Article of child psychiatrist, Mr. Dimitris Filokostas
There are children who are quiet. There are children who are lively. But there are also children who are not caught with anything. Attention Deficit Disorder – Hyperactivity Disorder (ADHD) as a diagnosis is a field of conflicting perceptions and prejudices in the field of mental health. Over the past two decades, several surveys point to a significant increase in ADHD diagnosis. In the US, one to two children in each school class have the diagnosis of hyperactivity and receive the corresponding medication. Even in Europe and in Greece, it seems that more and more vivid children are going through the KEDDY and JET gates with the question of being hyperactive. Classification systems based on which the specialist sets the diagnosis of ADHD are based on behavioral descriptions that are taken into account in relation to the statistically normal or considered normal. The diagnosis, therefore, has nothing to do with the cause of hyperactivity, which remains unknown. But the explanations, because a child is so lively, can vary …
As a diagnosis of behavior rather than a physical disorder, children diagnosed with ADHD are monitored by mental health experts (child psychiatrist, child psychologist) rather than the pediatrician. The therapeutic group is first asked to answer the question:
-What is the family and school context within which a child experiences behavioral difficulties? How much does this framework help, or does it make it difficult for the child to succeed?

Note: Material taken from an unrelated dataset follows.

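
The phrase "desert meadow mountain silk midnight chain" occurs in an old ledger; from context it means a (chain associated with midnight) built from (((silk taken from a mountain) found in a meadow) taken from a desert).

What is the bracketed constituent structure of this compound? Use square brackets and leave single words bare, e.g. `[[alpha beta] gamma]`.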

What does hyperactivity describe?
According to the ADHD criteria, a child behaving like a hyperkinetic can not sit in his chair for more than a few minutes. He continues to suffer damage. He stuns his parents because he finds himself everywhere. He does not care what he says. She flies without thinking. It is at risk of ignoring the consequences. He often defies the rules, not as a revolutionary but more because he seems to have forgotten them.
Is my child ultimately hyperactive or just lively?
The boundary between loudness and hyperactivity is determined by scientific, cultural and social prejudices. As time goes by, it seems that this threshold is shifting to the detriment of regularity. ADHD in Western countries is diagnosed at epidemic rates. Our media bombard us with studies that claim that there is a genetic background for any kind of “pathological” behavior. It is important to underline that: The concept of hyperactivity is not necessarily associated with a disorder. A child can be careless, restless and exhausting lively for a variety of reasons, for example because he feels stressed in an unfamiliar, unknown environment (for example, in an examining office of a specialist who declares he is an author in ADHD 🙂 . A child may seem hyperactive at school because he does not understand anything he hears or reads. In a family where everyone is running and everything is confused, it may seem difficult for a child to sit and play quietly somewhere. Diet, computer games and television seem to play a decisive role in a child’s behavior and sentiment.
What explanations are there for hyperactivity?
A simple explanation for the difficulty in gathering is that each child has its own ripening rates. It has been shown, both empirically and through studies, that the nervous system in boys matures at a slower pace than in girls. It is next that many boys at school have difficulty in cognitive skills in relation to the other sex. Even the month when a child was born, if it won a year, can play an important role in whether or not she succeeds in school, compared to other class children, and if she is interested in the lessons. My personal experience has shown that hyperactivity is largely related to emotion, to the relationship the child has developed with the educator or his / her parent. Today, in medical circles there is a biological vision for ADHD. It is therefore supposed to be a malfunction in the production of a chemical in a region of the brain. But there is no research biochemical model capable of describing or proving such a theory.
When should I ask for a specialist’s opinion?
It would be good to ask for help when this behavior makes it difficult for the child to:
- not be able to attend the lesson and the activities of his class
- not to be able to participate in group games with other children
- to cause persistent and constant difficulties for other family members
- to feel frustrated in what he is trying to achieve and to believe he is inadequate
What do you suggest;
In any case, I would suggest that we be wary of the diagnosis itself. Usually, for children who have difficulty studying for various reasons, I suggest that they have frequent breaks and, as much as possible, reduce the stimuli in the study room. I mean, there is nothing else on the table apart from the study book, the room being tidy and of course being away toys, television, computer, paddle, etc. It also seems to help give as many stimuli as possible to the object of the study (eg colors and designs in relation to what we write or describe, pantomime, theater, images and video on the computer). Although the drugs used in ADHD are considered to be effective, the latest data does not seem to agree. The NIMI MTA study (Jehnsen et al., Journal of the American Academy of Child and Adolescent Psychiatry, 2007), which is the only one currently examining the action of drugs for ADHD over time, showed that three years later, there were no particular differences between the group of children who received medication, the group who entered into behavioral therapy and those children who followed other care within the community. In the initial phase of the study, during the first four months, the group of children receiving a drug had a better performance on the subject of concentration. The UK’s treatment protocol in the UK since 2008 describes that drug delivery is not a first option but should be taken into account in serious cases. (Related Article: “Drugs, Diagnostics and Money Generation”). In addition, it has been proven that it helps a lot to keep parents a stop to the child as dictated by Non-Violent Resistance.